Paul Anka: Passion is at the heart of artist’s longevity

Paul Anka: Passion is at the heart of artist’s longevity

Back at the Saban Theatre on Dec. 10 & 11 

PAUL Anka refuses to rest on his laurels, even after over 50 years spent stealing the hearts of concertgoers around the world and writing hundreds of hits for a diverse collection of legendary musicians.

“If you’re really in this, you’re afraid to sit back at home and count your money,” Anka told the Asian Journal via telephone on Friday, December 2 ahead of two performances scheduled at the Saban Theatre in Beverly Hills, California beginning on Saturday, December 10.

“Good is the enemy of great.”

Ever since he got his first big break at the age of 16 with his crooning 1957 chart topper, “Diana,” Anka has relentlessly pursued opportunity.

As a young performer and songwriter he learned the ins and outs of show business running with Frank Sinatra and the Rat Pack. Anka would go on to write what many would regard as the Ol’ Blue Eyes’s definitive song, “My Way.”

When John, Paul, Ringo, George and Beatlemania took over American airwaves in the ‘60s, Anka pursued fame by writing (in multiple languages) and performing in Europe and Asia. He recalled singing to packed audiences at Araneta Coliseum during his first performances in the Philippines in the late ‘50s.

“[Filipinos] embraced music differently than any other country in that region,” Anka told the Asian Journal. “The passion they’ve got stayed with me.”

As he matured, Anka would grow into a prolific songwriter, penning music for artists like Michael Jackson, Buddy Holly, Patti Labelle and Celine Dion. Since he last spoke with the Asian Journal in 2014, he has toured through Chilé and the U.S., completed recordings in Europe, and has been staying busy in the studio writing new material.
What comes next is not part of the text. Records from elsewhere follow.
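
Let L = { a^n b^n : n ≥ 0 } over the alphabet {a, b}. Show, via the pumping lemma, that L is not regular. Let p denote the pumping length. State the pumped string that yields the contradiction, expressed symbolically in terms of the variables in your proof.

a^{p+k} b^p

Assume L is regular; let p be its pumping constant.
Let w = a^p b^p ∈ L; note |w| = 2p ≥ p.
Write w = xyz as guaranteed by the lemma, with |xy| ≤ p and |y| > 0.
Since the first p symbols of w are all a's and |xy| ≤ p, y lies entirely in the leading a-block: y = a^k for some k with 1 ≤ k ≤ p.
Pump with i = 2: xy^2z = a^{p+k} b^p. For this to lie in L we would need p = p+k, which forces k = 0. But k ≥ 1, so xy^2z ∉ L.
Contradiction. Therefore L is not regular.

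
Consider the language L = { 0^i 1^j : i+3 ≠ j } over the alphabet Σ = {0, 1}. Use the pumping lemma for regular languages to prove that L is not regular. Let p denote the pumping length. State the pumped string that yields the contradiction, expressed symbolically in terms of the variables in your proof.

Assume L is regular. Let p be the pumping length given by the pumping lemma.
Choose w = 0^p 1^{p+p!+3}. Since p ≠ (p+p!+3)-3 = p+p!, w ∈ L; and |w| ≥ p.
Write w = xyz as guaranteed by the lemma, with |xy| ≤ p and |y| > 0.
Because |xy| ≤ p and w begins with p copies of 0, we have y = 0^k with 1 ≤ k ≤ p.
Since 1 ≤ k ≤ p, k divides p!; set t = 1 + p!/k. Then xy^t z has p + (p!/k)·k = p + p! copies of 0. Now the 0-count is p+p! and (1-count)-3 = (p+p!+3)-3 = p+p!, so i+3 ≠ j fails. So xy^t z = 0^{p+p!} 1^{p+p!+3} ∉ L.
Contradiction. Therefore L is not regular.

0^{p+p!} 1^{p+p!+3}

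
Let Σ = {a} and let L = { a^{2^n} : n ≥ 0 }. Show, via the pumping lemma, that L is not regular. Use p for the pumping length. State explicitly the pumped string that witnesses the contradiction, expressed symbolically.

Toward a contradiction, assume L is regular with pumping length p.
Take w = a^{2^p} ∈ L with |w| = 2^p ≥ p.
By the pumping lemma, w = xyz with |xy| ≤ p and |y| ≥ 1.
Then y = a^k for some k with 1 ≤ k ≤ p.
Pump with i = 2: xy^2z = a^{2^p+k}. Since 1 ≤ k ≤ p < 2^p, we have 2^p < 2^p+k < 2^{p+1}, so 2^p+k is not a power of 2. So xy^2z ∉ L.
Contradiction. Therefore L is not regular.

a^{2^p+k}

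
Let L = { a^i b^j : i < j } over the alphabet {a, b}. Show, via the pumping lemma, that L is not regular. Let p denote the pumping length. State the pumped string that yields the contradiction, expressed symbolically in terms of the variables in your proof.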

Lately, large portions of his time have become devoted to business ventures with companies like ARHT Media, a company developing technology that brings lifelike holograms onstage at live events. Anka said he looked forward to seeing those holograms implemented in his and other shows.
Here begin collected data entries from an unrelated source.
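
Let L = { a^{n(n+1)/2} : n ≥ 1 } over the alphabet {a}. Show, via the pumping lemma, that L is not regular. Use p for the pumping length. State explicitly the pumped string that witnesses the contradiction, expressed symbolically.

a^{p(p+1)/2+k}

Assume L is regular; let p be its pumping constant.
Take w = a^{p(p+1)/2} ∈ L with |w| = p(p+1)/2 ≥ p.
The pumping lemma gives a decomposition w = xyz where |xy| ≤ p and y is nonempty.
Then y = a^k for some k with 1 ≤ k ≤ p.
Pump with i = 2: xy^2z = a^{p(p+1)/2+k}. Since 1 ≤ k ≤ p, p(p+1)/2 < p(p+1)/2+k ≤ p(p+1)/2+p < (p+1)(p+2)/2, so p(p+1)/2+k is strictly between consecutive triangular numbers. So xy^2z ∉ L.
This is a contradiction; hence L is not regular.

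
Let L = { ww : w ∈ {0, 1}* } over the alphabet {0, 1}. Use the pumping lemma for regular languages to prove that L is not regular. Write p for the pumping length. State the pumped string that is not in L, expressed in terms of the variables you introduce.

0^{p+k} 1^p 0^p 1^p

Assume L is regular; let p be its pumping constant.
Take w = 0^p 1^p 0^p 1^p = uu where u = 0^p1^p; then w ∈ L and |w| = 4p ≥ p.
By the pumping lemma, w = xyz with |xy| ≤ p and |y| ≥ 1.
The first p characters of w are 0's, so xy (and hence y) consists only of 0's. Write y = 0^k, 1 ≤ k ≤ p.
Pump with i = 2: xy^2z = 0^{p+k} 1^p 0^p 1^p, of length 4p+k. Suppose this equals vv. The string starts with 0 and ends with 1, so v does too; thus the boundary between the two copies of v is a 1→0 transition. There is exactly one such transition, at position 2p+k, so |v| = 2p+k and |vv| = 4p+2k ≠ 4p+k since k ≥ 1. So xy^2z ∉ L.
Contradiction. Therefore L is not regular.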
However, Anka intends to carry his performances at the Saban unassisted by next generation stagecraft.

The impact of technological advances, the emergence of viral celebrities and an increasingly direct link between consumers and artists haven’t gone unnoticed by the seasoned musician.

“The music business has changed,” said Anka. “It’s no longer going in and trying to force an album down a consumer’s throat.”
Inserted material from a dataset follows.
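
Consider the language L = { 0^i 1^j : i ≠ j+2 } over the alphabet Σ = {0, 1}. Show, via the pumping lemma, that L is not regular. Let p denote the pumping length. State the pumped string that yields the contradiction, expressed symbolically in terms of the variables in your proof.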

He said he’s been unfazed by the rapidly evolving nature of his industry. Anka feels driven by a passion for his craft that, he believes pushes, him to create music that genuinely connects with those he writes for as well as his own devoted fans.

“I own the space that I’m in [and] It’s just getting broader and broader.”

That passion will be center stage at his shows next week. Anka sings with minimal barriers to the audience, connecting with them emotionally and, oftentimes, physically. He said that, if he were allowed to, he’d put on a show for as many hours as people were willing to listen.

“That’s the only time I get away,” said the musician and entrepreneur. “There’s no phone calls, there’s nobody bothering me, I’m up there by myself, there’s nobody bustin’ my balls … it’s an amazing bubble that you land in that nothing and nobody can interrupt. I cherish that.”

He adds that none of this would be possible without his fans. The idea of becoming a part of their lives through music is what has fueled his ability to create and sustained his decades-long career.

“You have to have a passion for it. It can’t be forced. You can‘t wake up and think ‘oh god not this again,” Anka said.